I'm having a bit of trouble with Python and Twisted. I've started writing a a client that connects to a server and sends messages to it (which the server, for the moment, just echoes back). This is all well and good, but I need a way for my program to 'wait' (I mean wait in as loose a term as possible, I know you cant wait because its a blocking action that blocks the main loop of the reactor) for user input, and send whatever was input to the server. I've taken a look at stdiodemo and stdin code samples from the twisted site, but they still don't make a lot of sense to me. Can anyone help clear it up for me by giving me a clear example of how standard input would be grabbed and sent to a server?

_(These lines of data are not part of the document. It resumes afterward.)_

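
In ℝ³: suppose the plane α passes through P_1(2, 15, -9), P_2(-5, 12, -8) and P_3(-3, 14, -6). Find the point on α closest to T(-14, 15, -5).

P_1P_2 = (-7, -3, 1), P_1P_3 = (-5, -1, 3); a normal to α is P_1P_2 × P_1P_3 = (-8, 16, -8).
Using P_1: α has equation -8x + 16y - 8z = 296.
Foot = T − λn with λ = (n·T − d)/|n|² = (392 − 296)/384 = 1/4.
Foot = (-14, 15, -5) − (1/4)·(-8, 16, -8) = (-12, 11, -3).

(-12, 11, -3)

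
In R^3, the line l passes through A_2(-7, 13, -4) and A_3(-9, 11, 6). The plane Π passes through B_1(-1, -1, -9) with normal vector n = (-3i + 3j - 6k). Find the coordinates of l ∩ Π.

A direction vector for l is A_3 − A_2 = (-2, -2, 10).
Π: n·r = n·B_1 gives -3x + 3y - 6z = 54.
Substitute r = (-7, 13, -4) + t(-2, -2, 10) into the plane: 84 + (-60)t = 54, so t = 1/2.
Intersection: (-7, 13, -4) + (1/2)·(-2, -2, 10) = (-8, 12, 1).

(-8, 12, 1)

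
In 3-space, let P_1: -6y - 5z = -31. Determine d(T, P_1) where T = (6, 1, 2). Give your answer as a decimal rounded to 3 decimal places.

1.921

n·T − d = (0)·(6) + (-6)·(1) + (-5)·(2) − (-31) = 15; |n| = √61.
Distance = |15| / √61 = 15/√61 ≈ 1.921.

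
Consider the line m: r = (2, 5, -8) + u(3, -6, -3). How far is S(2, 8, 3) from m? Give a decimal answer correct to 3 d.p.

9.046

Taking (2, 5, -8) on m with direction v = (3, -6, -3): w = S − (2, 5, -8) = (0, 3, 11), and w × v = (57, 33, -9).
Distance = |w × v| / |v| = √4419 / √54 ≈ 9.046.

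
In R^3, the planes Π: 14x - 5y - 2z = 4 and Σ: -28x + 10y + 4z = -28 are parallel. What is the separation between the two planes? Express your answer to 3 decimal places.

Rescale Σ by 1/(-2): 14x - 5y - 2z = 14. Then distance = |4 − 14| / √225 ≈ 0.667.

0.667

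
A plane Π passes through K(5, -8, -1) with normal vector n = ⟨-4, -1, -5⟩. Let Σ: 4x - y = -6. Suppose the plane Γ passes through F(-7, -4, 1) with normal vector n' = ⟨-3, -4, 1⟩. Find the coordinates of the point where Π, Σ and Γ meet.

Π: n·r = n·K gives -4x - y - 5z = -7.
Γ: n'·r = n'·F gives -3x - 4y + z = 38.
Solving the 3×3 linear system -4x - y - 5z = -7, 4x - y = -6, -3x - 4y + z = 38 (e.g. by elimination or Cramer's rule, determinant = 103) gives (-3, -6, 5).

(-3, -6, 5)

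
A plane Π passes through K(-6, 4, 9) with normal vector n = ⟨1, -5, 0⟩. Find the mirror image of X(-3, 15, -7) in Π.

Π: n·r = n·K gives x - 5y = -26.
λ = (n·X − d)/|n|² = (-78 − (-26))/26 = -2.
Reflection = X − 2λn = (-3, 15, -7) − (-4)·(1, -5, 0) = (1, -5, -7).

(1, -5, -7)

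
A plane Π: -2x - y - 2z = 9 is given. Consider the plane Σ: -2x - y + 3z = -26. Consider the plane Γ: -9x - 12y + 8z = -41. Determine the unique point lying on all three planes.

Solving the 3×3 linear system -2x - y - 2z = 9, -2x - y + 3z = -26, -9x - 12y + 8z = -41 (e.g. by elimination or Cramer's rule, determinant = -75) gives (5, -5, -7).

(5, -5, -7)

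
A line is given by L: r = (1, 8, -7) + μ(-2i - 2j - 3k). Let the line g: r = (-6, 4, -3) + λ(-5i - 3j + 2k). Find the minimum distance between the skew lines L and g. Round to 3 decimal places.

0.043

Common perpendicular direction n = (-2, -2, -3) × (-5, -3, 2) = (-13, 19, -4).
With w = (-6, 4, -3) − (1, 8, -7) = (-7, -4, 4), w · n = -1.
Distance = |w · n| / |n| = |-1| / √546 ≈ 0.043.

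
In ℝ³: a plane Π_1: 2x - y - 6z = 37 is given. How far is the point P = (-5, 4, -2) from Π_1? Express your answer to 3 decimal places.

n·P − d = (2)·(-5) + (-1)·(4) + (-6)·(-2) − 37 = -39; |n| = √41.
Distance = |-39| / √41 = 39/√41 ≈ 6.091.

6.091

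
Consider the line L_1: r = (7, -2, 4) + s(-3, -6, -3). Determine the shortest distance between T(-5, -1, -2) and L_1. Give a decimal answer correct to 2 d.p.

Taking (7, -2, 4) on L_1 with direction v = (-3, -6, -3): w = T − (7, -2, 4) = (-12, 1, -6), and w × v = (-39, -18, 75).
Distance = |w × v| / |v| = √7470 / √54 ≈ 11.76.

11.76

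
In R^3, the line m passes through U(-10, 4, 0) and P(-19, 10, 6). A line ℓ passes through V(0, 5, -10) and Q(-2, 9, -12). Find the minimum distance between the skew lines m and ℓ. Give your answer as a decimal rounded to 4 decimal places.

2.8490

A direction vector for m is P − U = (-9, 6, 6).
A direction vector for ℓ is Q − V = (-2, 4, -2).
Common perpendicular direction n = (-9, 6, 6) × (-2, 4, -2) = (-36, -30, -24).
With w = (0, 5, -10) − (-10, 4, 0) = (10, 1, -10), w · n = -150.
Distance = |w · n| / |n| = |-150| / √2772 ≈ 2.8490.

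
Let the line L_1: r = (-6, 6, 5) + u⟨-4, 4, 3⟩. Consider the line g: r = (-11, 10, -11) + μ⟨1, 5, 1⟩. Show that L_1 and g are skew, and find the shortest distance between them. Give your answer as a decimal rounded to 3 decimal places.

17.098

Common perpendicular direction n = (-4, 4, 3) × (1, 5, 1) = (-11, 7, -24).
With w = (-11, 10, -11) − (-6, 6, 5) = (-5, 4, -16), w · n = 467.
Since n ≠ 0 the lines are not parallel, and w · n = 467 ≠ 0 so they do not intersect; hence they are skew.
Distance = |w · n| / |n| = |467| / √746 ≈ 17.098.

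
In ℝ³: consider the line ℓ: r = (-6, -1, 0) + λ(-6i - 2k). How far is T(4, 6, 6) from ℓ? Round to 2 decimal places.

Taking (-6, -1, 0) on ℓ with direction v = (-6, 0, -2): w = T − (-6, -1, 0) = (10, 7, 6), and w × v = (-14, -16, 42).
Distance = |w × v| / |v| = √2216 / √40 ≈ 7.44.

7.44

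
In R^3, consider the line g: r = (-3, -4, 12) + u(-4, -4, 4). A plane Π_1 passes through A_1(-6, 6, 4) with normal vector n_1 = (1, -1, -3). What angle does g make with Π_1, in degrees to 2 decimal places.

31.48

Π_1: n_1·r = n_1·A_1 gives x - y - 3z = -24.
sin θ = |n·v| / (|n||v|) = |-12| / (√11 · √48) = 0.52223.
θ ≈ 31.48°.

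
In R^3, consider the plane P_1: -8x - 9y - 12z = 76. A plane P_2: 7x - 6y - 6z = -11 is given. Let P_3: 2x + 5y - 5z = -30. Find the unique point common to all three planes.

Solving the 3×3 linear system -8x - 9y - 12z = 76, 7x - 6y - 6z = -11, 2x + 5y - 5z = -30 (e.g. by elimination or Cramer's rule, determinant = -1251) gives (-5, -4, 0).

(-5, -4, 0)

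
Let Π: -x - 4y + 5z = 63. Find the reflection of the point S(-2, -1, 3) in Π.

λ = (n·S − d)/|n|² = (21 − 63)/42 = -1.
Reflection = S − 2λn = (-2, -1, 3) − (-2)·(-1, -4, 5) = (-4, -9, 13).

(-4, -9, 13)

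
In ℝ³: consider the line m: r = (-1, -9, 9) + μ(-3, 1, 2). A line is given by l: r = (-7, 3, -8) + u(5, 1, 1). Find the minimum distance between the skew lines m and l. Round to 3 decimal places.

19.481

Common perpendicular direction n = (-3, 1, 2) × (5, 1, 1) = (-1, 13, -8).
With w = (-7, 3, -8) − (-1, -9, 9) = (-6, 12, -17), w · n = 298.
Distance = |w · n| / |n| = |298| / √234 ≈ 19.481.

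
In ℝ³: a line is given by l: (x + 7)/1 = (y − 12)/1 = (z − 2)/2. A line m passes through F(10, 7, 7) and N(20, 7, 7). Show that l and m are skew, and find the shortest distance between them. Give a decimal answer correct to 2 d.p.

l has direction (1, 1, 2) through (-7, 12, 2).
A direction vector for m is N − F = (10, 0, 0).
Common perpendicular direction n = (1, 1, 2) × (10, 0, 0) = (0, 20, -10).
With w = (10, 7, 7) − (-7, 12, 2) = (17, -5, 5), w · n = -150.
Since n ≠ 0 the lines are not parallel, and w · n = -150 ≠ 0 so they do not intersect; hence they are skew.
Distance = |w · n| / |n| = |-150| / √500 ≈ 6.71.

6.71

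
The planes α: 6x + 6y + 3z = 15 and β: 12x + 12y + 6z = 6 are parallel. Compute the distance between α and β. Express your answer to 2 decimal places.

Rescale β by 1/2: 6x + 6y + 3z = 3. Then distance = |15 − 3| / √81 ≈ 1.33.

1.33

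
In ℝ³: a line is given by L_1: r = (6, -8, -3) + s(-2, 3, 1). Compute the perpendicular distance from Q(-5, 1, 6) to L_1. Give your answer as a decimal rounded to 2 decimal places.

6.54

Taking (6, -8, -3) on L_1 with direction v = (-2, 3, 1): w = Q − (6, -8, -3) = (-11, 9, 9), and w × v = (-18, -7, -15).
Distance = |w × v| / |v| = √598 / √14 ≈ 6.54.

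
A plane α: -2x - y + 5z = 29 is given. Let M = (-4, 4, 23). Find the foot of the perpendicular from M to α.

(2, 7, 8)

Foot = M − λn with λ = (n·M − d)/|n|² = (119 − 29)/30 = 3.
Foot = (-4, 4, 23) − 3·(-2, -1, 5) = (2, 7, 8).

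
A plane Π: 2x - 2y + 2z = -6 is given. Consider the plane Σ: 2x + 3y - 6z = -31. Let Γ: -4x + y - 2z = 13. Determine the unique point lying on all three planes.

(-5, 3, 5)

Solving the 3×3 linear system 2x - 2y + 2z = -6, 2x + 3y - 6z = -31, -4x + y - 2z = 13 (e.g. by elimination or Cramer's rule, determinant = -28) gives (-5, 3, 5).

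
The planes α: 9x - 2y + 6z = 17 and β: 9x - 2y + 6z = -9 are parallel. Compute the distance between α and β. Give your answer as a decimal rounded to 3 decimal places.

2.364

Same normal n = (9, -2, 6) with |n| = √121; distance = |17 − (-9)| / |n| = 26/√121 ≈ 2.364.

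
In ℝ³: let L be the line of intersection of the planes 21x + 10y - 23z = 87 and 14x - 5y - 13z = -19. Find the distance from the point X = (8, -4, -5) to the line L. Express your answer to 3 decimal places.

13.651

Direction of L: (21, 10, -23) × (14, -5, -13) = (-245, -49, -245).
A point on L: solving the two plane equations with x = 8 gives (8, 8, 7).
Taking (8, 8, 7) on L with direction v = (-245, -49, -245): w = X − (8, 8, 7) = (0, -12, -12), and w × v = (2352, 2940, -2940).
Distance = |w × v| / |v| = √22819104 / √122451 ≈ 13.651.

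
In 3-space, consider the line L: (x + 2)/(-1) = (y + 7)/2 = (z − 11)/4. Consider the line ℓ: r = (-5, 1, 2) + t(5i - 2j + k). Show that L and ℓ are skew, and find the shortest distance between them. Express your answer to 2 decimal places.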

EDIT: My current code, having tried to implement stdio

from twisted.internet import stdio
from twisted.protocols import basic
from twisted.internet.protocol import Protocol, Factory
from twisted.internet import reactor
from twisted.internet.protocol import ClientFactory
from twisted.protocols.basic import LineReceiver
from twisted.internet import stdio


class Echo(basic.LineReceiver):
   from os import linesep as delimiter

   def connectionMade(self):
      self.transport.write('>>> ')

   def lineReceived(self, line):
      self.sendLine('Echo: ' + line)
      self.transport.write('>>> ')

class EchoClientFactory(ClientFactory):
    protocol = Echo

    def clientConnectionLost(self, connector, reason): #reason why etc etc. Consider 'resume connection' on timer, to deal with willing/forced peers leaving
        print "[!] Connection lost "

    def clientConnectionFailed(self, connector, reason):
        print "[!] Connection failed "

    def connect_to(HOST, PORT):
        factory = EchoClientFactory()
        reactor.connectTCP(HOST, PORT, factory) #connect to $ on port

def main():
    stdio.StandardIO(Echo())
    host = "192.168.221.134"
    port = 8000
    reactor.callLater(0, connect_to, HOST=host, PORT=port)
    reactor.run()

if __name__ == '__main__':
    main()

I should also add that, on the server side, it sends '>>> '. Also, this is all running on a Linux system.


Solution

  • You basically need to add stdin as an event source in your Reactor. That's what the stdin.py example you linked does--as it says in its comments:

    An example of reading a line at a time from standard input without blocking the reactor.

    When your lineReceived() callback is invoked, you just can send the line to the server. It should be quite straightforward using the example code.